Wali Kota Kendari, Siska Karina Imran, menyoroti pembentukan kantor pariwisata dan ekonomi kreatif khusus sebagai langkah kunci. Kantor ini bertujuan untuk meningkatkan eksposur internasional kota. Dengan populasi 355.665 jiwa dan konektivitas yang andal, Kendari sangat siap untuk menjadi tuan rumah agenda Asia-Pasifik.

Peran Kemenekraf dalam Pengembangan Ekonomi Kreatif

Kemenekraf memiliki peran sentral dalam mendukung Kendari sebagai pusat ekonomi kreatif. Dukungan ini tidak hanya terbatas pada penyelenggaraan acara internasional, tetapi juga mencakup pengembangan ekosistem yang berkelanjutan. Kemenekraf berkomitmen untuk memperluas jangkauan produk lokal.

Harsya memuji Kendari atas implementasi peraturan daerah pada tahun 2018 yang berfokus pada perlindungan dan pengembangan sektor kreatif. Regulasi ini menunjukkan keseriusan pemerintah daerah dalam memajukan potensi lokal. Hal ini juga menjadi fondasi kuat bagi pertumbuhan ekonomi kreatif yang terencana dan terarah.

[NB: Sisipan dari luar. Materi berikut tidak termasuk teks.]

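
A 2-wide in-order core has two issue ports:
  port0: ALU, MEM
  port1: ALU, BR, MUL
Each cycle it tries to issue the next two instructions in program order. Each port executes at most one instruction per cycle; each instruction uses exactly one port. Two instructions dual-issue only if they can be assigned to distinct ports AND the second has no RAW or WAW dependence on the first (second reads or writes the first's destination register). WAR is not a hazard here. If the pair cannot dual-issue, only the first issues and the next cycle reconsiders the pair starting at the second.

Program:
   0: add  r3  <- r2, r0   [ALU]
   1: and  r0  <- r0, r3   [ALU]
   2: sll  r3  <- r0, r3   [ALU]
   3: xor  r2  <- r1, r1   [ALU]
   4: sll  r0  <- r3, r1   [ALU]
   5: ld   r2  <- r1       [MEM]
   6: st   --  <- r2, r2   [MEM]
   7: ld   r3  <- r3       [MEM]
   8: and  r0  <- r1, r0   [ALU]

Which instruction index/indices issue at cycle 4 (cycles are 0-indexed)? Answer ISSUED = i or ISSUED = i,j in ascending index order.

ISSUED = 6

c0: i0 add.ALU  RAW r3
c1: i1 and.ALU  RAW r0
c2: i2+i3 sll.ALU/xor.ALU  dual
c3: i4+i5 sll.ALU/ld.MEM  dual
c4: i6 st.MEM  no-port MEM/MEM
c5: i7+i8 ld.MEM/and.ALU  dual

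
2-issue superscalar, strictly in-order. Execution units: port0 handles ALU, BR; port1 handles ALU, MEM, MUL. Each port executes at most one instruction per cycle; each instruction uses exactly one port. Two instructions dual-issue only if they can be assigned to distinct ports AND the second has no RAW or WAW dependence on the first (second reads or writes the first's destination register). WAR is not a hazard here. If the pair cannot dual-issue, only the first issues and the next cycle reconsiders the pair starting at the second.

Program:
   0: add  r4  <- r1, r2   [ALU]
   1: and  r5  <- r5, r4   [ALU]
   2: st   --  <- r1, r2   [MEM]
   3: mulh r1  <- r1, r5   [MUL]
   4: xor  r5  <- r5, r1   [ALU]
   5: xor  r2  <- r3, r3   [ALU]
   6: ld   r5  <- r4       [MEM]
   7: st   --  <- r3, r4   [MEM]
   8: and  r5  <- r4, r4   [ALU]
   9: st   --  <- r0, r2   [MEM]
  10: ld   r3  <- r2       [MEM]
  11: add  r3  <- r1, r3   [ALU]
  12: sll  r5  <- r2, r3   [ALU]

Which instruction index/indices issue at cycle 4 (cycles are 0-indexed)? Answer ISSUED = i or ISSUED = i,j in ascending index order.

[0] i0  add.ALU  -- RAW r4
[1] i1&i2  and.ALU st.MEM  -- 2-wide
[2] i3  mulh.MUL  -- RAW r1
[3] i4&i5  xor.ALU xor.ALU  -- 2-wide
[4] i6  ld.MEM  -- no-port MEM/MEM
[5] i7&i8  st.MEM and.ALU  -- 2-wide
[6] i9  st.MEM  -- no-port MEM/MEM
[7] i10  ld.MEM  -- RAW+WAW r3
[8] i11  add.ALU  -- RAW r3
[9] i12  sll.ALU  -- tail

ISSUED = 6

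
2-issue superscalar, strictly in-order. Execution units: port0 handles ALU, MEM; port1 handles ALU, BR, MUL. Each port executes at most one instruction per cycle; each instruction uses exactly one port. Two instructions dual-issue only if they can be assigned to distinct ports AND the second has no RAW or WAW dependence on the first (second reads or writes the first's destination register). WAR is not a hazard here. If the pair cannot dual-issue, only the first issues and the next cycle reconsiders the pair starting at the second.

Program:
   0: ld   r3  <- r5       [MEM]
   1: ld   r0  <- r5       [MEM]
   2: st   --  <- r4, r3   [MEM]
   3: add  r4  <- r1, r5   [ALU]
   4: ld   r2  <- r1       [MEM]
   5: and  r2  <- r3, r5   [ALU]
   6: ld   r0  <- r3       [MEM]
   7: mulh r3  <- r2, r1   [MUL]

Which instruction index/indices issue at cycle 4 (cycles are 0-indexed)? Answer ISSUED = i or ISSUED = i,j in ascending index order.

ISSUED = 5,6

#0 head=0: ld i0 no-port MEM/MEM
#1 head=1: ld i1 no-port MEM/MEM
#2 head=2: st;add i2&i3 pair
#3 head=4: ld i4 WAW r2
#4 head=5: and;ld i5&i6 pair
#5 head=7: mulh i7 tail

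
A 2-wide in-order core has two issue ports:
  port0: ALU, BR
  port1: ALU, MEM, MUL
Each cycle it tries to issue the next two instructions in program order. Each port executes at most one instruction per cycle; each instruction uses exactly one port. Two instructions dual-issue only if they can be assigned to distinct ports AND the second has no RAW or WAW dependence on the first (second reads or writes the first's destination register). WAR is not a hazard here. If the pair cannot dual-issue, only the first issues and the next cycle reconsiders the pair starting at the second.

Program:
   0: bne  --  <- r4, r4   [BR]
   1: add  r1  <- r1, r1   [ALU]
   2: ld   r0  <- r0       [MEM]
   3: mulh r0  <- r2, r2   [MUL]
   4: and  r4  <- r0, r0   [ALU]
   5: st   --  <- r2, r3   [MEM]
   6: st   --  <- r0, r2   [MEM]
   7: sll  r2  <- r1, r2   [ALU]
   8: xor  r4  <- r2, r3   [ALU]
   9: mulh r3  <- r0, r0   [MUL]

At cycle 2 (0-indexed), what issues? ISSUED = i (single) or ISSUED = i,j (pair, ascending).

#0 head=0: bne.BR add.ALU i0+i1 pair
#1 head=2: ld.MEM i2 no-port MEM/MUL
#2 head=3: mulh.MUL i3 RAW r0
#3 head=4: and.ALU st.MEM i4+i5 pair
#4 head=6: st.MEM sll.ALU i6+i7 pair
#5 head=8: xor.ALU mulh.MUL i8+i9 pair

ISSUED = 3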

Menteri Kemenekraf menggarisbawahi pentingnya kolaborasi untuk membantu ekonomi kreatif Indonesia unggul secara global. Kolaborasi ini mencakup berbagai sektor, termasuk kuliner, kerajinan, mode, dan seni yang berkualitas. Sinergi antara pemerintah pusat, daerah, pelaku usaha, dan komunitas diharapkan dapat menciptakan dampak positif yang berkelanjutan.

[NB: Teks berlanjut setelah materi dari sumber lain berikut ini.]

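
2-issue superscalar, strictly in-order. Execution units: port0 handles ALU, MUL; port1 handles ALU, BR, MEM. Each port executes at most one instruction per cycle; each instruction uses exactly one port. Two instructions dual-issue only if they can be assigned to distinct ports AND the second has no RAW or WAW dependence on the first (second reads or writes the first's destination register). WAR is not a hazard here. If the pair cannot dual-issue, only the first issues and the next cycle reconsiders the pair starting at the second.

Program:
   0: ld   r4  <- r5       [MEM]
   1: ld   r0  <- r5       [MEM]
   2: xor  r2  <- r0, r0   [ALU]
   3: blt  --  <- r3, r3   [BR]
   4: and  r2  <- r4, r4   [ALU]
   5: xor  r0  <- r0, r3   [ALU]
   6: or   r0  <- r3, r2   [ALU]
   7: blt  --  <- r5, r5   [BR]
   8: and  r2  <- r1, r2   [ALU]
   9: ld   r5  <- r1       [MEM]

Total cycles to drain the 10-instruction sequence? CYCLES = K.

CYCLES = 6

0. ld @i0  | no-port MEM/MEM
1. ld @i1  | RAW r0
2. xor+blt @i2+i3  | 2-wide
3. and+xor @i4+i5  | 2-wide
4. or+blt @i6+i7  | 2-wide
5. and+ld @i8+i9  | 2-wide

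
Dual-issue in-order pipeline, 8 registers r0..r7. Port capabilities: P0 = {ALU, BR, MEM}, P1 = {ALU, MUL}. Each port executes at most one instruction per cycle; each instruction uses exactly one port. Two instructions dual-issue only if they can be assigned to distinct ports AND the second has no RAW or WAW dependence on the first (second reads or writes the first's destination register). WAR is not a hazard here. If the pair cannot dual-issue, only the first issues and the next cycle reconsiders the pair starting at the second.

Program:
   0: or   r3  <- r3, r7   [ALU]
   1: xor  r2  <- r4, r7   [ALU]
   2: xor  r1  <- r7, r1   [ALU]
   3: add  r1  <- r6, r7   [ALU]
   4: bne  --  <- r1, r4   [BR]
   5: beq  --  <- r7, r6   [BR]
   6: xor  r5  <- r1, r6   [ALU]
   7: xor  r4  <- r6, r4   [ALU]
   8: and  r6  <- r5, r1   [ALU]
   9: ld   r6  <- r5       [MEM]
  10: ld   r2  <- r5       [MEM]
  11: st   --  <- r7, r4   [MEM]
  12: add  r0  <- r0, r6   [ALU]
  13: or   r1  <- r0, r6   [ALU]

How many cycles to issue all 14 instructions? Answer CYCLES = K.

CYCLES = 10

[0] i0+i1  or.ALU/xor.ALU  -- pair
[1] i2  xor.ALU  -- WAW r1
[2] i3  add.ALU  -- RAW r1
[3] i4  bne.BR  -- no-port BR/BR
[4] i5+i6  beq.BR/xor.ALU  -- pair
[5] i7+i8  xor.ALU/and.ALU  -- pair
[6] i9  ld.MEM  -- no-port MEM/MEM
[7] i10  ld.MEM  -- no-port MEM/MEM
[8] i11+i12  st.MEM/add.ALU  -- pair
[9] i13  or.ALU  -- tail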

Wali Kota Siska Karina Imran berharap kolaborasi dengan Kemenekraf akan memberikan manfaat jangka panjang. Manfaat ini ditujukan bagi para profesional ekonomi kreatif lokal dan meningkatkan kesejahteraan masyarakat. Ini menunjukkan komitmen bersama untuk mencapai tujuan pembangunan ekonomi yang inklusif dan berkelanjutan di Kendari.